Veremez. Niye versin ki... Bugün Ar-Ge yarın icat... Böyle bir
dünya yok... Başarı, yılların ardından gelir. İşin sırrı,
sürdürülebilirlikte...
Men sabere; zafere... Zafer sabredebilenindir.
Oysa bizdeki Ar-Ge'lere bakıyoruz, çoğu sabırsız girişimci yüzünden
çöpe gidiyor.
Farklı olandan KORKU, bize benzemeyenden NEFRET, rakiple düello
yerine PUSU, akıl yerine KURNAZLIK, sabır yerine TELAŞ, merak
yerine BİAT, bilgi yerine KANAAT ve özgün yerine TAKLİT...
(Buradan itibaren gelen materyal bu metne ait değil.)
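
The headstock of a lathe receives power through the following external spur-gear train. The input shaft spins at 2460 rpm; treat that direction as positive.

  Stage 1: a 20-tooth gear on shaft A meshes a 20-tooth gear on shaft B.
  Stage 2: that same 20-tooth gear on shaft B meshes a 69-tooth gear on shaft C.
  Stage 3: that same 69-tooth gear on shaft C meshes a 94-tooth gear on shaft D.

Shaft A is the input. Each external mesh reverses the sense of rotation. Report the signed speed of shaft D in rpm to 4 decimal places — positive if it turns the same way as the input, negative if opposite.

-523.4043 rpm (opposite to input, |ω| = 523.4043 rpm)

Stage 1 [20T→20T]: ω = 2460.0000×20/20 = 2460.0000 rpm, dir flips to −; running = −2460.0000
Stage 2 [20T→69T]: ω = 2460.0000×20/69 = 713.0435 rpm, dir flips to +; running = +713.0435
Stage 3 [69T→94T]: ω = 713.0435×69/94 = 523.4043 rpm, dir flips to −; running = −523.4043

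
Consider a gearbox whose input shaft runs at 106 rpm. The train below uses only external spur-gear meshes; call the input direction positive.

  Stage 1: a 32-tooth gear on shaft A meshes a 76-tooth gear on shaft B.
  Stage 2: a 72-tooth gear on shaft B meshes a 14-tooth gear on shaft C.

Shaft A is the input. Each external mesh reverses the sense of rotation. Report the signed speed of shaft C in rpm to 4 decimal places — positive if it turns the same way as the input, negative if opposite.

+229.5338 rpm (same as input, |ω| = 229.5338 rpm)

Stage 1 [32T→76T]: ω = 106.0000×32/76 = 44.6316 rpm, dir flips to −; running = −44.6316
Stage 2 [72T→14T]: ω = 44.6316×72/14 = 229.5338 rpm, dir flips to +; running = +229.5338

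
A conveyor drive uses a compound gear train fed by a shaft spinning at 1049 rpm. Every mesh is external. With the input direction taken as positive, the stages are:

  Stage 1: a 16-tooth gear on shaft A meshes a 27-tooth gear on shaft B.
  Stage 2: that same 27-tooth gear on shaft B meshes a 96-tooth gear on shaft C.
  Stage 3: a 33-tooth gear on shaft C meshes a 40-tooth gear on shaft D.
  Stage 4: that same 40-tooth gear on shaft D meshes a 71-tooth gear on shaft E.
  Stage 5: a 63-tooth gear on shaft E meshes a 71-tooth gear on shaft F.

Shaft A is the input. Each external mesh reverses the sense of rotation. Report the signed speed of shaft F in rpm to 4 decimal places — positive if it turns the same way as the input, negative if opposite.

-72.1044 rpm (opposite to input, |ω| = 72.1044 rpm)

Stage 1 [16T→27T]: ω = 1049.0000×16/27 = 621.6296 rpm, dir flips to −; running = −621.6296
Stage 2 [27T→96T]: ω = 621.6296×27/96 = 174.8333 rpm, dir flips to +; running = +174.8333
Stage 3 [33T→40T]: ω = 174.8333×33/40 = 144.2375 rpm, dir flips to −; running = −144.2375
Stage 4 [40T→71T]: ω = 144.2375×40/71 = 81.2606 rpm, dir flips to +; running = +81.2606
Stage 5 [63T→71T]: ω = 81.2606×63/71 = 72.1044 rpm, dir flips to −; running = −72.1044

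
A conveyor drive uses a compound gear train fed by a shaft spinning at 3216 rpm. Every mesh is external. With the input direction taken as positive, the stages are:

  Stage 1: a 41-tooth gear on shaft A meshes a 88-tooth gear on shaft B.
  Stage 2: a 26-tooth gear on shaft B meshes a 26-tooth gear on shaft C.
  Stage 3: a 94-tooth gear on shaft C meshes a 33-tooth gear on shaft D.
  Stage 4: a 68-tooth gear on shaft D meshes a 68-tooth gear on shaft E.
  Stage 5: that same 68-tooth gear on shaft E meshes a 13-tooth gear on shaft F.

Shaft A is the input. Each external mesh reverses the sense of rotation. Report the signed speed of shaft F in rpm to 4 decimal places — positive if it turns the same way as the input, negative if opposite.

-22325.2689 rpm (opposite to input, |ω| = 22325.2689 rpm)

Stage 1 [41T→88T]: ω = 3216.0000×41/88 = 1498.3636 rpm, dir flips to −; running = −1498.3636
Stage 2 [26T→26T]: ω = 1498.3636×26/26 = 1498.3636 rpm, dir flips to +; running = +1498.3636
Stage 3 [94T→33T]: ω = 1498.3636×94/33 = 4268.0661 rpm, dir flips to −; running = −4268.0661
Stage 4 [68T→68T]: ω = 4268.0661×68/68 = 4268.0661 rpm, dir flips to +; running = +4268.0661
Stage 5 [68T→13T]: ω = 4268.0661×68/13 = 22325.2689 rpm, dir flips to −; running = −22325.2689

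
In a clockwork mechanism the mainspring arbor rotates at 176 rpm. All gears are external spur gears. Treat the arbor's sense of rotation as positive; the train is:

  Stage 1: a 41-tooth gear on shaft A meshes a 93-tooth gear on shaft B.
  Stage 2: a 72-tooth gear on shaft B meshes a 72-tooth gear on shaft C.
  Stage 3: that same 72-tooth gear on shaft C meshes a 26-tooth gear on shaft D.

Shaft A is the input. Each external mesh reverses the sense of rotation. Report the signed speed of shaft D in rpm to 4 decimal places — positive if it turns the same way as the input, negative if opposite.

Stage 1 [41T→93T]: ω = 176.0000×41/93 = 77.5914 rpm, dir flips to −; running = −77.5914
Stage 2 [72T→72T]: ω = 77.5914×72/72 = 77.5914 rpm, dir flips to +; running = +77.5914
Stage 3 [72T→26T]: ω = 77.5914×72/26 = 214.8685 rpm, dir flips to −; running = −214.8685

-214.8685 rpm (opposite to input, |ω| = 214.8685 rpm)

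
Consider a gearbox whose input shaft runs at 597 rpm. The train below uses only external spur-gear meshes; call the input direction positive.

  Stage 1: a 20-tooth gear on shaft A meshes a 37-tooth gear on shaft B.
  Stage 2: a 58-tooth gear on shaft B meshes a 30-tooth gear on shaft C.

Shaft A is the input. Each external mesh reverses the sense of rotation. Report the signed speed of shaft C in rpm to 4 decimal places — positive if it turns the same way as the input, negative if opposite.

Stage 1 [20T→37T]: ω = 597.0000×20/37 = 322.7027 rpm, dir flips to −; running = −322.7027
Stage 2 [58T→30T]: ω = 322.7027×58/30 = 623.8919 rpm, dir flips to +; running = +623.8919

+623.8919 rpm (same as input, |ω| = 623.8919 rpm)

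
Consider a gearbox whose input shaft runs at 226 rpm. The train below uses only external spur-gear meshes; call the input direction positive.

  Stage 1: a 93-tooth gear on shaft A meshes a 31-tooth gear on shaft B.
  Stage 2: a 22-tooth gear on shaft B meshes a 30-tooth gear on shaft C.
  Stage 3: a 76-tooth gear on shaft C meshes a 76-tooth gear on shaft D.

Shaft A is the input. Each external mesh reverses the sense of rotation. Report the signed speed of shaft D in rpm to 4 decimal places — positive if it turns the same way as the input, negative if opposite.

Stage 1 [93T→31T]: ω = 226.0000×93/31 = 678.0000 rpm, dir flips to −; running = −678.0000
Stage 2 [22T→30T]: ω = 678.0000×22/30 = 497.2000 rpm, dir flips to +; running = +497.2000
Stage 3 [76T→76T]: ω = 497.2000×76/76 = 497.2000 rpm, dir flips to −; running = −497.2000

-497.2000 rpm (opposite to input, |ω| = 497.2000 rpm)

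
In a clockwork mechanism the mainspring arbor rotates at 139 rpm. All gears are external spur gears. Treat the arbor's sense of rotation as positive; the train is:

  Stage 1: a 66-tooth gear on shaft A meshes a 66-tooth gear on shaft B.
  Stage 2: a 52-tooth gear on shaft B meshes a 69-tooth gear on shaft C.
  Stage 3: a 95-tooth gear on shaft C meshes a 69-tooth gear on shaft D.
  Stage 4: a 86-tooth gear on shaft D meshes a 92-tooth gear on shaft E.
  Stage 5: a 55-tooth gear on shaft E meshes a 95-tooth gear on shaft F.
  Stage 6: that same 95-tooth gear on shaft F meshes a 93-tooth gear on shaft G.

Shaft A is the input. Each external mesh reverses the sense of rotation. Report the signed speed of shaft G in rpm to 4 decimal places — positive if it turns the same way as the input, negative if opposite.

+79.7322 rpm (same as input, |ω| = 79.7322 rpm)

Stage 1 [66T→66T]: ω = 139.0000×66/66 = 139.0000 rpm, dir flips to −; running = −139.0000
Stage 2 [52T→69T]: ω = 139.0000×52/69 = 104.7536 rpm, dir flips to +; running = +104.7536
Stage 3 [95T→69T]: ω = 104.7536×95/69 = 144.2260 rpm, dir flips to −; running = −144.2260
Stage 4 [86T→92T]: ω = 144.2260×86/92 = 134.8200 rpm, dir flips to +; running = +134.8200
Stage 5 [55T→95T]: ω = 134.8200×55/95 = 78.0537 rpm, dir flips to −; running = −78.0537
Stage 6 [95T→93T]: ω = 78.0537×95/93 = 79.7322 rpm, dir flips to +; running = +79.7322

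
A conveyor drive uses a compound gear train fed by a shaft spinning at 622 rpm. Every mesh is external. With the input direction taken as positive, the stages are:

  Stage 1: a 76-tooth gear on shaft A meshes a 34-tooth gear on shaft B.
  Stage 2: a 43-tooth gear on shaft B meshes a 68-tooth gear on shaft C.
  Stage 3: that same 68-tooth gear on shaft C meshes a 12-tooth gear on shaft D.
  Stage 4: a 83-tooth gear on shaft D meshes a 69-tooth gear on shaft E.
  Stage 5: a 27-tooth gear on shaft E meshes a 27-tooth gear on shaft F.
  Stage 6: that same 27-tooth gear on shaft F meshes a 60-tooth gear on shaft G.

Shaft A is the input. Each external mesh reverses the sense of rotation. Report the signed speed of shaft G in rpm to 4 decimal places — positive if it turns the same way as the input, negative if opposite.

+2696.8313 rpm (same as input, |ω| = 2696.8313 rpm)

Stage 1 [76T→34T]: ω = 622.0000×76/34 = 1390.3529 rpm, dir flips to −; running = −1390.3529
Stage 2 [43T→68T]: ω = 1390.3529×43/68 = 879.1938 rpm, dir flips to +; running = +879.1938
Stage 3 [68T→12T]: ω = 879.1938×68/12 = 4982.0980 rpm, dir flips to −; running = −4982.0980
Stage 4 [83T→69T]: ω = 4982.0980×83/69 = 5992.9585 rpm, dir flips to +; running = +5992.9585
Stage 5 [27T→27T]: ω = 5992.9585×27/27 = 5992.9585 rpm, dir flips to −; running = −5992.9585
Stage 6 [27T→60T]: ω = 5992.9585×27/60 = 2696.8313 rpm, dir flips to +; running = +2696.8313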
Zaten kültürel kodlarımız yüzünden yenileşim (inovasyon)
süreçlerinde sıkıntımız varken, eski köye yeni adet getireni hoş
karşılamazken buna bir de girişimcisinin sabırsızlığını
eklediğimizde, yarının dünyasındaki yerimiz riske girebilir.
Yılda 6.5 milyar $'ı Ar-Ge'ye harcıyorduk, son bütçede bu rakam 4.5
milyar liraya iniverdi. Oysa hedefimiz bu harcamayı milli gelirin
%3'üne taşımaktı.
Ancak sürekli işaret ettiğim, bizler neden "AR'aştırıyor fakat
GE'liştiremiyoruz?" sorusuna getirdiğim güncel cevap, iğneyi
kendimize batırmak olacaktır.
Girişimci "başarılı şirketler yanılıyor olamaz" diyerek Ar-Ge'ye
kaynak ayırma kararı alıyor. Ekipler kuruluyor, faaliyet başlıyor.
Devletin teşvikleri de zaten iştah açıcı. Treni kaçırma riski de
var ve Türk gibi işe başlıyoruz.
Fakat sorun henüz 6 ay geçmeden girişimcinin vızıldamaya
başlaması:
"Nasıl gidiyor bizim Ar-Ge? Henüz bir icat çıkaramadınız mı?"
Yetmiyor.
9'uncu ayda Ar-Ge bütçesinden tırtıklamalar başlıyor, ya fotokopi
paraları veya bilimsel kaynak, cihaz alımları yavaşlıyor.
Derken yılsonu geliyor ve yeni yılın bütçesindeki Ar-Ge payı
azalıveriyor, insan kaynağı budanıyor, araştırmacıların hevesi
kırılıyor. Tuhaftır, her 100 projenin 80'i, bir sonraki yılı
göremiyor bile.
Oysa Ar-Ge sabır işidir. Zeytin ağacını dikiyorsun, yıllar sonra
dibine döküyor.
Eşin bile çocuğu 9 ayda doğururken bizim sabırsız girişimcilerimiz
"icat çıkarılacak, çıkar!" zihin yapısıyla kendi işletmesine,
Ar-Ge'ye ayırdığı paraya, bu alanda çalışan insan kaynağına daha da
önemlisi Türkiye'nin yarınına zarar veriyor.